Le quattrocentrotrenta reti messe a segno fra club e nazionale potrebbero bastare a inserire Luis Suárez fra i più grandi calciatori del nuovo millennio: primatista con la selezione uruguaiana, determinante col Barcellona. Eppure, eccessi comportamentali a parte, Luis Suárez è un esempio. L'esempio di come si determina, nel calcio, pur senza continuità di giocate mozzafiato, anche non dribblando avversari o segnando in rovesciata.
Non che non ne sia capace (emblematico il numero da circo ai danni di Benatia in semifinale di Champions League contro il Bayern), ma Luis Suárez mette davanti a tutto l'utilità. È intelligenza al servizio dell'efficacia. Non comparirà sul tabellino della seconda giornata della massima competizione europea, ma sul manto di un Wembley probabilmente malridotto proprio per dare il benvenuto ai blaugrana il n.9 ha dato spettacolo, propiziando due reti (quelle realizzate da Messi) senza neanche toccare la palla.
È il minuto 56 o giù di lì quando un Leo Messi in serata di grazia si accentra all'altezza della trequarti, apre il gioco a sinistra su Jordi Alba e scappa a rimorchio: l'esterno mancino la gioca immediatamente all'indietro verso il centro dell'area dove c'è Suárez, che col terzo occhio vede accorrere il capitano alle sue spalle e finta il tiro di prima mandando fuori giri Dier e permettendo alla Pulga un comodo piattone sinistro all'angolino basso alla destra di Lloris.

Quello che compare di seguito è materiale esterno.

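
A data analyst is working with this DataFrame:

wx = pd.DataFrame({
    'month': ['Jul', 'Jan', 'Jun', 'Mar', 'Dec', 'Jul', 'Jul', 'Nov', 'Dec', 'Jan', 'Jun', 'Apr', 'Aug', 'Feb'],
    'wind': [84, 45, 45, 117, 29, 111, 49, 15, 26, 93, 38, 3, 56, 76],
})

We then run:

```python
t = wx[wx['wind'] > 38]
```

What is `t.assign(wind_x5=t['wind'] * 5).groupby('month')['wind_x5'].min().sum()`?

1940

filter rows where wind > 38:
   month  wind
0    Jul    84
1    Jan    45
2    Jun    45
3    Mar   117
5    Jul   111
6    Jul    49
9    Jan    93
12   Aug    56
13   Feb    76
add column wind_x5 = t['wind'] * 5:
   month  wind  wind_x5
0    Jul    84      420
1    Jan    45      225
2    Jun    45      225
3    Mar   117      585
5    Jul   111      555
6    Jul    49      245
9    Jan    93      465
12   Aug    56      280
13   Feb    76      380
group by month, min of wind_x5:
month
Aug    280
Feb    380
Jan    225
Jul    245
Jun    225
Mar    585
Name: wind_x5, dtype: int64
sum of the resulting series → 1940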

E dev'essere piaciuto così tanto a Suárez lo spartito che ha deciso di suonare ancora allo stesso modo al tramonto del match: è ormai scoccato il 90' quando Jordi Alba (ancora lui) in seguito ad un recupero palla alto corre a sinistra e scarica sul numero 9, che stavolta neppure ha bisogno di fintare il tiro per far scorrere un pallone dritto dritto sul piede di Messi. Per il numero 10 la doppietta è una formalità. Per il numero 9 è doppio assist silente, nell'ennesima gara magistrale in cui ha lasciato il segno. E ci è riuscito proprio perché i tre anni a digiuno in trasferta in Europa per lui non sono un peso, perché per essere utili (e belli) non è necessario toccare il pallone. Neanche quando lo si sa fare discretamente.